# Benzyl Benzoate



## Jason (Oct 14, 2004)

I purchased some of this stuff to help with mites. It seems to be oily, will not mix with water and has a slight almond/mint smell to it. Is this right?


----------



## JERRY (Dec 14, 2004)

*It all depends*

on how old it is. How bad is the problem? JERRY


----------



## Jason (Oct 14, 2004)

How old? Not sure.
How bad? Nosure, but it does not seem to be affecting the production, i can just see them.

I was just wondering if I got the right stuff to keep them at bay. 

I plan to run them out in the mean time, until the temps drop and I will throw it all out and start over. Know anyone who sells them? :wink: Just kidding.

Yea, I really want to just start from scratch, but I will try a few different things since I can to see what works for me and what does not.


----------



## JERRY (Dec 14, 2004)

You may want to consider Tedion solution as an alternative for mite problems. JERRY


----------



## Ryan (Feb 18, 2004)

TEdion solution, can you exlpain how it wokrs? if im correct, the benzyl just sterilizes them correct?


----------



## Guest (Jul 28, 2006)

Where do you buy Benzyl Benzoate?


----------



## Ryan (Feb 18, 2004)

Frognathan said:


> Where do you buy Benzyl Benzoate?


http://www.flyculture.com/mite_prevention.htm


----------



## geckguy (Mar 8, 2004)

It is a miticide, it affects their nervous system, and will kill them. Whenever I have had a mite problem I use it as a topical spray for new cultures and it works great.


----------



## kyle1745 (Feb 15, 2004)

Can I ask why you are mixing it with water? or just adding it to your cultures? I you ad it first then the other liquid you should be ok. If you need to dilute I believe you need to use rubbing alcohol.


----------



## Guest (Jul 29, 2006)

Being a chemical engineering major, I have to agree with Kyle. Its an organic material so it will be oily, and also being a Benzene molecule it will not mix with water. It will only break down (go bad) if you leave it in the sun for extended periods of time or expose it to a strong acid. Hope that helps.


----------



## geckguy (Mar 8, 2004)

It depends on its application, if you are using it topically as a spray, you need to dilute it, unless you purchased it from a lab supply and it is a higher concentration than usually used for ffs.
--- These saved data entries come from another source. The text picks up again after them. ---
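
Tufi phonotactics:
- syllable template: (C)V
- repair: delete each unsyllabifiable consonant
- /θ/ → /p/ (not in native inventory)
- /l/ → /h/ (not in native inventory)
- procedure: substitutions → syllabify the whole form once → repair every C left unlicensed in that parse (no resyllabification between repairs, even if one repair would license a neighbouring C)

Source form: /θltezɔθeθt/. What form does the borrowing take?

tezɔpe

Substitution: /θ/ → /p/, /l/ → /h/, giving /phtezɔpept/.
Under (C)V, the unsyllabifiable consonants are /p/, /h/, /p/, /t/ (no codas are permitted; onsets are limited to one consonant).
Deletion applies to /p/, /h/, /p/, /t/.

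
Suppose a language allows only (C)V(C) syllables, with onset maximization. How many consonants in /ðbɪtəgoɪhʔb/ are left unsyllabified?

Syllabifying with onset maximization leaves /ð/, /ʔ/, /b/ stranded (at most one coda consonant is licensed; onsets are limited to one consonant).

3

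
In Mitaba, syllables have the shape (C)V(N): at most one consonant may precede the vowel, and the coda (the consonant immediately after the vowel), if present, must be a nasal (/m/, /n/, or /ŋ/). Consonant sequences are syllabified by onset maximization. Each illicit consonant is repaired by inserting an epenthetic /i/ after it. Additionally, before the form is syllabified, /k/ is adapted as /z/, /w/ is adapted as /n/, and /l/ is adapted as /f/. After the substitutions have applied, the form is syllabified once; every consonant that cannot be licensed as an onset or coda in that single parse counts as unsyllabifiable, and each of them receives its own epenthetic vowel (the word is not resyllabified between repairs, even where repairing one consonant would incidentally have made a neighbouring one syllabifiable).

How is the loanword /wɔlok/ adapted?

Substitution: /w/ → /n/, /l/ → /f/, /k/ → /z/, giving /nɔfoz/.
Syllabifying with onset maximization leaves /z/ stranded (only a nasal (/m/, /n/, or /ŋ/) is licensed in coda position; onsets are limited to one consonant).
Each unlicensed consonant becomes the onset of a new syllable: /z/ → /zi/.

nɔfozi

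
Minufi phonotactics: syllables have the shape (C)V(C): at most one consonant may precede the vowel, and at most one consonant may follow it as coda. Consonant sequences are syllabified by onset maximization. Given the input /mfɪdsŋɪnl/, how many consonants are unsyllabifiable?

3

Under (C)V(C), the unsyllabifiable consonants are /m/, /s/, /l/ (at most one coda consonant is licensed; onsets are limited to one consonant).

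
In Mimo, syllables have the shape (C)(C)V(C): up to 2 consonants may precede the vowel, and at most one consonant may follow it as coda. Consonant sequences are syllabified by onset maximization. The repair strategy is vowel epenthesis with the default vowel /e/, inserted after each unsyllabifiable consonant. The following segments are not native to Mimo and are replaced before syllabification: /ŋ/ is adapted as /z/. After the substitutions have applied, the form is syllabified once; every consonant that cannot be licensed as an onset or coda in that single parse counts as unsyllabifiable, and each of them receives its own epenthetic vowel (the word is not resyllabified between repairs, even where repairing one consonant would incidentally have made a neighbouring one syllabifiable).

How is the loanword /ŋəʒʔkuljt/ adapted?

zəʒʔkuljete

Substitution: /ŋ/ → /z/, giving /zəʒʔkuljt/.
The consonants /j/, /t/ cannot be parsed into a legal (C)(C)V(C) syllable (at most one coda consonant is licensed; onsets may contain at most 2 consonants).
Inserting the epenthetic vowel yields /j/ → /je/, /t/ → /te/.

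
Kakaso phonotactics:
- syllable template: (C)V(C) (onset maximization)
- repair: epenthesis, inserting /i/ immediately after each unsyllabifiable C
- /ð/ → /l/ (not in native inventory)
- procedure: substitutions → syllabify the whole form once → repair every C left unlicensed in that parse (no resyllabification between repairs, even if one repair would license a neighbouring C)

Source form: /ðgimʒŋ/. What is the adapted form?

ligimʒiŋi

Substitution: /ð/ → /l/, giving /lgimʒŋ/.
The consonants /l/, /ʒ/, /ŋ/ cannot be parsed into a legal (C)V(C) syllable (at most one coda consonant is licensed; onsets are limited to one consonant).
Inserting the epenthetic vowel yields /l/ → /li/, /ʒ/ → /ʒi/, /ŋ/ → /ŋi/.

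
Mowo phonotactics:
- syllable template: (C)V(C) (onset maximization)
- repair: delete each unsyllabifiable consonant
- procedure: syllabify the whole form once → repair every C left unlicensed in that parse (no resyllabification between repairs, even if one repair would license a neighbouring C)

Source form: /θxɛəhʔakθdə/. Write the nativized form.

Syllabifying with onset maximization leaves /θ/, /θ/ stranded (at most one coda consonant is licensed; onsets are limited to one consonant).
Deletion applies to /θ/, /θ/.

xɛəhʔakdə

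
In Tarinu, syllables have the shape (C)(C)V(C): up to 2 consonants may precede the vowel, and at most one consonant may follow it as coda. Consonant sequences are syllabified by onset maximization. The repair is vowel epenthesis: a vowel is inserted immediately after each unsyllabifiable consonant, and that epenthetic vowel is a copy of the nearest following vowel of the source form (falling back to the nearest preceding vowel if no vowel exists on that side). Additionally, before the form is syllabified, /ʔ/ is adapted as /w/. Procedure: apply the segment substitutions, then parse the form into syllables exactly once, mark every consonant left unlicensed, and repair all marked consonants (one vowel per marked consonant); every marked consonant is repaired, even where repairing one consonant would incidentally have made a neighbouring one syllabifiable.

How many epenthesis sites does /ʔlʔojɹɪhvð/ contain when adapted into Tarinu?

After substitution the input is /wlwojɹɪhvð/.
The unsyllabifiable consonants are /w/, /v/, /ð/; each receives one epenthetic vowel.

3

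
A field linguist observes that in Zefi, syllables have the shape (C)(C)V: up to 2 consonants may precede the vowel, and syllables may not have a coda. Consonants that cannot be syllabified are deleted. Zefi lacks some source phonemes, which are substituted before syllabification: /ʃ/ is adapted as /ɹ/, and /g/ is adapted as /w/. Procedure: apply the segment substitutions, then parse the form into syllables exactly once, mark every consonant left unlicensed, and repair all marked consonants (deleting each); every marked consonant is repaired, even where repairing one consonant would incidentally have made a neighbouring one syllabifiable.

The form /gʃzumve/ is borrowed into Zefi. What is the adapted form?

ɹzumve

Substitution: /g/ → /w/, /ʃ/ → /ɹ/, giving /wɹzumve/.
Under (C)(C)V, the unsyllabifiable consonants are /w/ (no codas are permitted; onsets may contain at most 2 consonants).
Deletion applies to /w/.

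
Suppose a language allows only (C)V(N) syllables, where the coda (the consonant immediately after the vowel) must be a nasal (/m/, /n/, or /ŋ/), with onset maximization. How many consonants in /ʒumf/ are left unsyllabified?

Under (C)V(N), the unsyllabifiable consonants are /f/ (only a nasal (/m/, /n/, or /ŋ/) is licensed in coda position; onsets are limited to one consonant).

1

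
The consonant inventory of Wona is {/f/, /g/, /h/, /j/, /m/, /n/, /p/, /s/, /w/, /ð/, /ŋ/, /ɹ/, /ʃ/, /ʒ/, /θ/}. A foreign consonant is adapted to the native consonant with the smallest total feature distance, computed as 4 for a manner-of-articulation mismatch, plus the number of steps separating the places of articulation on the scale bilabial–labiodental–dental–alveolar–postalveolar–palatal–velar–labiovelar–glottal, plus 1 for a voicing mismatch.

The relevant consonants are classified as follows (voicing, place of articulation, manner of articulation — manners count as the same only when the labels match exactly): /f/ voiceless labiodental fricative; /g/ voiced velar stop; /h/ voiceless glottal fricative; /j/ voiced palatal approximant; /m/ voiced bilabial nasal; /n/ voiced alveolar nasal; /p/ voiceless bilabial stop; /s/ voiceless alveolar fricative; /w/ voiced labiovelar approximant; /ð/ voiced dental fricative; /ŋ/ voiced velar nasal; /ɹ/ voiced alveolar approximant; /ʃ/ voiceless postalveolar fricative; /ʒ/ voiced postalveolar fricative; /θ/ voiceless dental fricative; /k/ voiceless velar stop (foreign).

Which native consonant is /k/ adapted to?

g

/g/ is closest: same manner (stop), place distance 0 (velar→velar), voicing differs (+1); total 1. Next closest is /ŋ/ at distance 5.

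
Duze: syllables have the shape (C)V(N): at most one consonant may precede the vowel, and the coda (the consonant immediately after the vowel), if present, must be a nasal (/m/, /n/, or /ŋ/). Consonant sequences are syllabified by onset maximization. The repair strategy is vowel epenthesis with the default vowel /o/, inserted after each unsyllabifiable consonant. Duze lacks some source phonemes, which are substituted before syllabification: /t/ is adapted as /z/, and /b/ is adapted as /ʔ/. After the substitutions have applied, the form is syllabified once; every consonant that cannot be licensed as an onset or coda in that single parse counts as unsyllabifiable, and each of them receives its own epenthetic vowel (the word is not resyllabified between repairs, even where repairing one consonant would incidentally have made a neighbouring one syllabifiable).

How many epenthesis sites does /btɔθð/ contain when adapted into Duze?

After substitution the input is /ʔzɔθð/.
The unsyllabifiable consonants are /ʔ/, /θ/, /ð/; each receives one epenthetic vowel.

3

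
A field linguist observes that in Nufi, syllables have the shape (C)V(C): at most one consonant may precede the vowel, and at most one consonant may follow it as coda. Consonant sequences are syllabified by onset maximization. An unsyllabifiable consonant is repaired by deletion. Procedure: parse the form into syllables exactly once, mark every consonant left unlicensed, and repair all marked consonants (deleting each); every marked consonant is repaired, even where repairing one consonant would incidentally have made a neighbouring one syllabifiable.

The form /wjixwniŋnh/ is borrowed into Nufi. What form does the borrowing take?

jixniŋ

The consonants /w/, /w/, /n/, /h/ cannot be parsed into a legal (C)V(C) syllable (at most one coda consonant is licensed; onsets are limited to one consonant).
Deleting the stranded consonants removes /w/, /w/, /n/, /h/.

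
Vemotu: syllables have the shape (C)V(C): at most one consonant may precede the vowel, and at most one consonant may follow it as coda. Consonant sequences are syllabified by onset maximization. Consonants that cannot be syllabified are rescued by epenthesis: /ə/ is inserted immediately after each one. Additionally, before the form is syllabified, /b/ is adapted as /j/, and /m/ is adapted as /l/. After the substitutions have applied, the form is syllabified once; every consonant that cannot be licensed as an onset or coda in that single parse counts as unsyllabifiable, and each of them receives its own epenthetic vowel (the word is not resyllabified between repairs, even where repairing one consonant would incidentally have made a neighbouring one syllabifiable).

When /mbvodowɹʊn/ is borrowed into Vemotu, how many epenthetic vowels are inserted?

2

After substitution the input is /ljvodowɹʊn/.
The unsyllabifiable consonants are /l/, /j/; each receives one epenthetic vowel.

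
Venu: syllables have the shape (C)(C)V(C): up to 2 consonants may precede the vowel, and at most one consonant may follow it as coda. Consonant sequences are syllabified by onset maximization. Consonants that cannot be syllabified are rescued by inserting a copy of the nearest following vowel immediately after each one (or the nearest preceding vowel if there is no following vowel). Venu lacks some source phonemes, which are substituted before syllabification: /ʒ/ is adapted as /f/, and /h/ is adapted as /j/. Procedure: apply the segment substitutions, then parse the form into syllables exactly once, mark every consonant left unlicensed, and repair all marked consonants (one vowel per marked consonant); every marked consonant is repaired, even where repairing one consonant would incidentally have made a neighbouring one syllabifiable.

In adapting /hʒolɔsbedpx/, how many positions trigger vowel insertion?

2

After substitution the input is /jfolɔsbedpx/.
The unsyllabifiable consonants are /p/, /x/; each receives one epenthetic vowel.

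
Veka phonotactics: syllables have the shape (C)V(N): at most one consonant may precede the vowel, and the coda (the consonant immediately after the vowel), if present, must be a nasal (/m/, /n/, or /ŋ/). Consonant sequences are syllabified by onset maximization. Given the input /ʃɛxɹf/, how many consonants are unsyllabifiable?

The consonants /x/, /ɹ/, /f/ cannot be parsed into a legal (C)V(N) syllable (only a nasal (/m/, /n/, or /ŋ/) is licensed in coda position; onsets are limited to one consonant).

3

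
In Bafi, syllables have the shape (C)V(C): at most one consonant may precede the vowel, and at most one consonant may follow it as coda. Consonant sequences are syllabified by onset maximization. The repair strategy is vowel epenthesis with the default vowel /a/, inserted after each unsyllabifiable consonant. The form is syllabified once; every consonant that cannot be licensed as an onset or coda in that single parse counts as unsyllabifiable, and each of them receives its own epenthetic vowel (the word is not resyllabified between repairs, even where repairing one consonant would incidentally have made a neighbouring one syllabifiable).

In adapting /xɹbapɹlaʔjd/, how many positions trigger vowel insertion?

5

The unsyllabifiable consonants are /x/, /ɹ/, /ɹ/, /j/, /d/; each receives one epenthetic vowel.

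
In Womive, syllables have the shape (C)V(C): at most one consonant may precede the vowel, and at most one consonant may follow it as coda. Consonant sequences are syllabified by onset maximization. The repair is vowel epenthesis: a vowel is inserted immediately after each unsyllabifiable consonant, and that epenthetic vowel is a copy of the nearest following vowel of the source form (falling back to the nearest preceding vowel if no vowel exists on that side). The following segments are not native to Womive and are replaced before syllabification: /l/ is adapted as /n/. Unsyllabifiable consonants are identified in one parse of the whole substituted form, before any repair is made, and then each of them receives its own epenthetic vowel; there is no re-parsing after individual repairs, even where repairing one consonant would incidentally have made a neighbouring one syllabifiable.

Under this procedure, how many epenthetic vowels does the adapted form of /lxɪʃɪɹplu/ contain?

After substitution the input is /nxɪʃɪɹpnu/.
The unsyllabifiable consonants are /n/, /p/; each receives one epenthetic vowel.

2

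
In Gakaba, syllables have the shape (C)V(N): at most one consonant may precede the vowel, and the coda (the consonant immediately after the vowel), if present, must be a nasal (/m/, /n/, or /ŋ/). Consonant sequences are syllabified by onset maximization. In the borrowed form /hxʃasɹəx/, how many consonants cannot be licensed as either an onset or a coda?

4

Syllabifying with onset maximization leaves /h/, /x/, /s/, /x/ stranded (only a nasal (/m/, /n/, or /ŋ/) is licensed in coda position; onsets are limited to one consonant).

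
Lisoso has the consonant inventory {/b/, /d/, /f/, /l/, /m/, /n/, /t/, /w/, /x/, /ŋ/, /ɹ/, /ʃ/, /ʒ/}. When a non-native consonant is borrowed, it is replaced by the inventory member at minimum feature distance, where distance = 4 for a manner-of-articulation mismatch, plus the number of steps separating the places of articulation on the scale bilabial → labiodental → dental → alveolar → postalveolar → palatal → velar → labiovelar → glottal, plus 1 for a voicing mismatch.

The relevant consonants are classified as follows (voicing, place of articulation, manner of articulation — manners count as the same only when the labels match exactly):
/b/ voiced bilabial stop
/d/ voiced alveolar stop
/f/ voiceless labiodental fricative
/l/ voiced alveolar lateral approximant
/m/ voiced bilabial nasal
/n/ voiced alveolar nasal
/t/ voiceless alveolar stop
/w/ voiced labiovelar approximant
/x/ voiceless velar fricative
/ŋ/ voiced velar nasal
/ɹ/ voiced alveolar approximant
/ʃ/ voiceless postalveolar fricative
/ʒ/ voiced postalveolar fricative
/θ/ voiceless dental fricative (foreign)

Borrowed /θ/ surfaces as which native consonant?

f

/f/ is closest: same manner (fricative), place distance 1 (dental→labiodental), same voicing; total 1. Next closest is /ʃ/ at distance 2.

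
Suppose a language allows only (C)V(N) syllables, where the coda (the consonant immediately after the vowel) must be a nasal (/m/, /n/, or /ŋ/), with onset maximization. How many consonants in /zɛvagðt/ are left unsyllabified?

3

The consonants /g/, /ð/, /t/ cannot be parsed into a legal (C)V(N) syllable (only a nasal (/m/, /n/, or /ŋ/) is licensed in coda position; onsets are limited to one consonant).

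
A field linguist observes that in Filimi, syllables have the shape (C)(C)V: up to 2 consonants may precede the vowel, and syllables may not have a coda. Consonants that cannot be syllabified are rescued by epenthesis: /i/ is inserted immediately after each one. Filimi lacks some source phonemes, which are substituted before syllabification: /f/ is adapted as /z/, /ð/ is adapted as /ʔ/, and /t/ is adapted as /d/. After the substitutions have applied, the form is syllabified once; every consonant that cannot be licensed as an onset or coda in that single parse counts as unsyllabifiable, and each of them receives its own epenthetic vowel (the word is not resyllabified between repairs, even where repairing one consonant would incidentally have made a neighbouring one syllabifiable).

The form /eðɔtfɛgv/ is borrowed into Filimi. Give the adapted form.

Substitution: /ð/ → /ʔ/, /t/ → /d/, /f/ → /z/, giving /eʔɔdzɛgv/.
The consonants /g/, /v/ cannot be parsed into a legal (C)(C)V syllable (no codas are permitted; onsets may contain at most 2 consonants).
Each unlicensed consonant becomes the onset of a new syllable: /g/ → /gi/, /v/ → /vi/.

eʔɔdzɛgivi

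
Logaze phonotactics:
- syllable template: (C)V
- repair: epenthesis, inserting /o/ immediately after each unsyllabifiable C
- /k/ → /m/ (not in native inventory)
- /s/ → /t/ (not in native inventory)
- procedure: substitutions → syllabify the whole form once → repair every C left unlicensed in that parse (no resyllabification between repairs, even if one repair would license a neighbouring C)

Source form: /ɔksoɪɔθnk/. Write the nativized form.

Substitution: /k/ → /m/, /s/ → /t/, giving /ɔmtoɪɔθnm/.
Under (C)V, the unsyllabifiable consonants are /m/, /θ/, /n/, /m/ (no codas are permitted; onsets are limited to one consonant).
Each unlicensed consonant becomes the onset of a new syllable: /m/ → /mo/, /θ/ → /θo/, /n/ → /no/, /m/ → /mo/.

ɔmotoɪɔθonomo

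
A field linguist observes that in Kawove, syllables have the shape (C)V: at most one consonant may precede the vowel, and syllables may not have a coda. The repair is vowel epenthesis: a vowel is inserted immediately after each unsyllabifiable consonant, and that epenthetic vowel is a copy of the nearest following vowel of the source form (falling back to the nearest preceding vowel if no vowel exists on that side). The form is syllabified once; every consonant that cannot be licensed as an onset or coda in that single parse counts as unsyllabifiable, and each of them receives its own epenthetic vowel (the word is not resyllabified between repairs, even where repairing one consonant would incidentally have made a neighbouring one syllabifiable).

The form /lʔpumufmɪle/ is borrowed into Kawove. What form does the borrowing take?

The consonants /l/, /ʔ/, /f/ cannot be parsed into a legal (C)V syllable (no codas are permitted; onsets are limited to one consonant).
Epenthesis after each stranded consonant: /l/ → /lu/, /ʔ/ → /ʔu/, /f/ → /fɪ/.

luʔupumufɪmɪle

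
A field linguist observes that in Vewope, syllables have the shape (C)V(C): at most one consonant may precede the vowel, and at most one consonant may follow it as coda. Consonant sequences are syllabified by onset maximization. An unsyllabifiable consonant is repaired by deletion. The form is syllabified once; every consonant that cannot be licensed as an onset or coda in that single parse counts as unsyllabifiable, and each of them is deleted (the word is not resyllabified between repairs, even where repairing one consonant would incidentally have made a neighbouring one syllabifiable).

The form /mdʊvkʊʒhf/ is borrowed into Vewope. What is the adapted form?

Under (C)V(C), the unsyllabifiable consonants are /m/, /h/, /f/ (at most one coda consonant is licensed; onsets are limited to one consonant).
Deleting the stranded consonants removes /m/, /h/, /f/.

dʊvkʊʒ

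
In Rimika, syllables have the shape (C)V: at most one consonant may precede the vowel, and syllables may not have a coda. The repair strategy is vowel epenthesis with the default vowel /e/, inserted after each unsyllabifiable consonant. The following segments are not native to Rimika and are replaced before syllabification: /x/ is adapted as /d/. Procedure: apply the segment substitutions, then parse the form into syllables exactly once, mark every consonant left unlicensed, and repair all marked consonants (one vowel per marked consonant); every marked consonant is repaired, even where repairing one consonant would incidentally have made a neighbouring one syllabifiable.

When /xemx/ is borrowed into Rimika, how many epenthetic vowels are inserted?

2

After substitution the input is /demd/.
The unsyllabifiable consonants are /m/, /d/; each receives one epenthetic vowel.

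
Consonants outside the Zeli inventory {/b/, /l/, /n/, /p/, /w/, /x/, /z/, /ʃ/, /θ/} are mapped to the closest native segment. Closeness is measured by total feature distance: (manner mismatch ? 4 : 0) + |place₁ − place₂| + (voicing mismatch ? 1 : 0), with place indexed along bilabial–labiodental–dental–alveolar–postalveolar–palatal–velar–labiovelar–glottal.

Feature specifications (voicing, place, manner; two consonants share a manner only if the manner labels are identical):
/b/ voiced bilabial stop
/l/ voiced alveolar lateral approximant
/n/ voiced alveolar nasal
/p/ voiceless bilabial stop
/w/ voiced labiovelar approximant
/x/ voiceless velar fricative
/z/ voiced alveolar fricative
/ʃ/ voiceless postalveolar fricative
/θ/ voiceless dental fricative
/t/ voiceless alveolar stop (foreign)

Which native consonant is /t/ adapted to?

/p/ is closest: same manner (stop), place distance 3 (alveolar→bilabial), same voicing; total 3. Next closest is /b/ at distance 4.

p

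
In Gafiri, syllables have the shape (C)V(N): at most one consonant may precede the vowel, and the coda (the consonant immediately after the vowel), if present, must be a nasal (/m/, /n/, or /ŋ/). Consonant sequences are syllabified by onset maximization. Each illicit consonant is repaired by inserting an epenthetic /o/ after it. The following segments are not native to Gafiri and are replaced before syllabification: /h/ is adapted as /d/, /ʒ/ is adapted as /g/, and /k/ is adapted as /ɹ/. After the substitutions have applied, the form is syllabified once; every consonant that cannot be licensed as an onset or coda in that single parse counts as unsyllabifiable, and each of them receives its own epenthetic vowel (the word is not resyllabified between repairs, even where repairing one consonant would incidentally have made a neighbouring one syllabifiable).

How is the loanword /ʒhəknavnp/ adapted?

godəɹonavonopo

Substitution: /ʒ/ → /g/, /h/ → /d/, /k/ → /ɹ/, giving /gdəɹnavnp/.
Under (C)V(N), the unsyllabifiable consonants are /g/, /ɹ/, /v/, /n/, /p/ (only a nasal (/m/, /n/, or /ŋ/) is licensed in coda position; onsets are limited to one consonant).
Epenthesis after each stranded consonant: /g/ → /go/, /ɹ/ → /ɹo/, /v/ → /vo/, /n/ → /no/, /p/ → /po/.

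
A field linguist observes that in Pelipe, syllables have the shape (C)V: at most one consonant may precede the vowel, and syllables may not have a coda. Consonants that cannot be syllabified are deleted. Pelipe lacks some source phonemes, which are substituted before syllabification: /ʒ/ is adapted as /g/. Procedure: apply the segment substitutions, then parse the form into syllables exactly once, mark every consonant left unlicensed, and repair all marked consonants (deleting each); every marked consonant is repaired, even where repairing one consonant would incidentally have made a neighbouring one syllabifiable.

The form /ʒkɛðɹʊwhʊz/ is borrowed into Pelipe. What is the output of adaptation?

kɛɹʊhʊ

Substitution: /ʒ/ → /g/, giving /gkɛðɹʊwhʊz/.
Under (C)V, the unsyllabifiable consonants are /g/, /ð/, /w/, /z/ (no codas are permitted; onsets are limited to one consonant).
Each unlicensed consonant is deleted: /g/, /ð/, /w/, /z/.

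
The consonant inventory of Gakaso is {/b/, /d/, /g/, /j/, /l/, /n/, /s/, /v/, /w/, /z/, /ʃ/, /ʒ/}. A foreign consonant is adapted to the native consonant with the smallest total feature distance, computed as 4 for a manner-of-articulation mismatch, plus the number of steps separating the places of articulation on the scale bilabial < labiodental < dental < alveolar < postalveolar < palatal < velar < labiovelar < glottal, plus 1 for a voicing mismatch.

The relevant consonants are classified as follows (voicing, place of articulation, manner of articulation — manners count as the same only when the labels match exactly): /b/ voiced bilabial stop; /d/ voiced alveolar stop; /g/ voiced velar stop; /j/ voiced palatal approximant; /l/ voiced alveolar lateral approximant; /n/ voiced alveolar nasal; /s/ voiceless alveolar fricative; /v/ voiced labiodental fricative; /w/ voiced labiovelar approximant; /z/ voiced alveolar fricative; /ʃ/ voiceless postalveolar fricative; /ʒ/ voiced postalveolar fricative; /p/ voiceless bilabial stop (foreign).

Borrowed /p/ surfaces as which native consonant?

/b/ is closest: same manner (stop), place distance 0 (bilabial→bilabial), voicing differs (+1); total 1. Next closest is /d/ at distance 4.

b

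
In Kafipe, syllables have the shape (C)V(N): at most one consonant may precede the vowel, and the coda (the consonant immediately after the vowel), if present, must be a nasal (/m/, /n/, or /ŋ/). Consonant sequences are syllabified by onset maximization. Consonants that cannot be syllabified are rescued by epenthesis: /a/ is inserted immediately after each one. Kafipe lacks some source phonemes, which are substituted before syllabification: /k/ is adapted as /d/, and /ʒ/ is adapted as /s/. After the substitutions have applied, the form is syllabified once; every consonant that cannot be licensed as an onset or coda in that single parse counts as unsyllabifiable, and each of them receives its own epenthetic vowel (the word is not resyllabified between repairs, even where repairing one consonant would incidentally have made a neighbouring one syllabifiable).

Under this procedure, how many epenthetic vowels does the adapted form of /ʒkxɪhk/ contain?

4

After substitution the input is /sdxɪhd/.
The unsyllabifiable consonants are /s/, /d/, /h/, /d/; each receives one epenthetic vowel.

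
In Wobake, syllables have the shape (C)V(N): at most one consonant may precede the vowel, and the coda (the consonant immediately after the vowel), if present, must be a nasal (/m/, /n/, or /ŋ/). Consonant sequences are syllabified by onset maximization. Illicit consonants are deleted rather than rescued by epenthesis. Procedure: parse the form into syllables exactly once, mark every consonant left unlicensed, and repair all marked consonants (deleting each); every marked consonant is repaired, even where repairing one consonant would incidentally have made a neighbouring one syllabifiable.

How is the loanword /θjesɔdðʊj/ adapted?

jesɔðʊ

Under (C)V(N), the unsyllabifiable consonants are /θ/, /d/, /j/ (only a nasal (/m/, /n/, or /ŋ/) is licensed in coda position; onsets are limited to one consonant).
Each unlicensed consonant is deleted: /θ/, /d/, /j/.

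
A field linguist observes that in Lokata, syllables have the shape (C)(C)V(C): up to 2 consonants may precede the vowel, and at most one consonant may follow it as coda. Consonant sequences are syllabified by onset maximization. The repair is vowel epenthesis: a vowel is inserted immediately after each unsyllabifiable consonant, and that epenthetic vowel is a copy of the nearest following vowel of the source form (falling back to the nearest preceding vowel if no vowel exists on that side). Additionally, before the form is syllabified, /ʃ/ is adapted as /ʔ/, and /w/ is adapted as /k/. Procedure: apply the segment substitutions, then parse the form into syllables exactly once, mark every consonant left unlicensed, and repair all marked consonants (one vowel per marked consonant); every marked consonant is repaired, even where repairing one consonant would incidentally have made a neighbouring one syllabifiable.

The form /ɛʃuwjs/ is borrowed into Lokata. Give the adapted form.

Substitution: /ʃ/ → /ʔ/, /w/ → /k/, giving /ɛʔukjs/.
Under (C)(C)V(C), the unsyllabifiable consonants are /j/, /s/ (at most one coda consonant is licensed; onsets may contain at most 2 consonants).
Each unlicensed consonant becomes the onset of a new syllable: /j/ → /ju/, /s/ → /su/.

ɛʔukjusu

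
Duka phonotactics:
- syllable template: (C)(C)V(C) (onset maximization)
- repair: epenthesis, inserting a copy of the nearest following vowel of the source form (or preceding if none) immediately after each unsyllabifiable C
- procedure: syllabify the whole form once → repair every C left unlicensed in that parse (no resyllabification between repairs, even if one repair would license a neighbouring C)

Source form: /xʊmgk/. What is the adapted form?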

Ethanol is the best, but since most people don't have acess to it, isopropyl rubbing alcohol will work as well, just be sure to let the cultures sit for awhile before adding flies, to avoid any negative effects from the evaportating alcohol.


----------



## Jason (Oct 14, 2004)

> Can I ask why you are mixing it with water?


Yea, I was trying to dilute it. I did not know, now I just soak the paper towels in it outright.


----------



## kyle1745 (Feb 15, 2004)

Did you buy it none diluted? if so from where?


----------



## geckguy (Mar 8, 2004)

http://www.sciencelab.com/page/S/PVAR/SLB2080 here is one place that sells it is 99% + pure, so it needs to be diluted for use in fruit fly cultures. The CAS number is 120-51-4, you can do a search on most chemical supply websites using it. I am not sure on the diltution rate off the top of my head, but if it is .10%, that means that the 500 mL size will make 500 L of ready to use miticide, which is hopefully more than anyone would ever need.


----------



## Jason (Oct 14, 2004)

> Did you guy it none diluted? if so from where?


http://www.theeyeofnewt.com/store/html/ ... nzoate.asp


----------



## kyle1745 (Feb 15, 2004)

Im looking to make my own solution but does anyone know what is a good ratio?


----------



## rozdaboff (Feb 27, 2005)

I did a quick search, and there are a number of articles on Pubmed (http://www.ncbi.nlm.nih.gov) regarding the use of Benzyl Benzoate on different species of mites.

This article used concentrations as high 0.9% diluted in 70% Ethanol.
http://www.aaem.pl/pdf/11115.htm

The solution that Derek Rader sells at FlyCulture.com is 0.1%. I am unsure which type of alcohol he uses to dilute, or what percentage.

If you buy a bottle of Isopropyl alchohol at the drugstore (typically 500ml)
add 4.5ml of Benzyl Benzoate to achieve the 0.9% concentration, or 0.5ml for the 0.1% concentration.

I am unsure what effect (if any) the higher concentration would have on the flies.


----------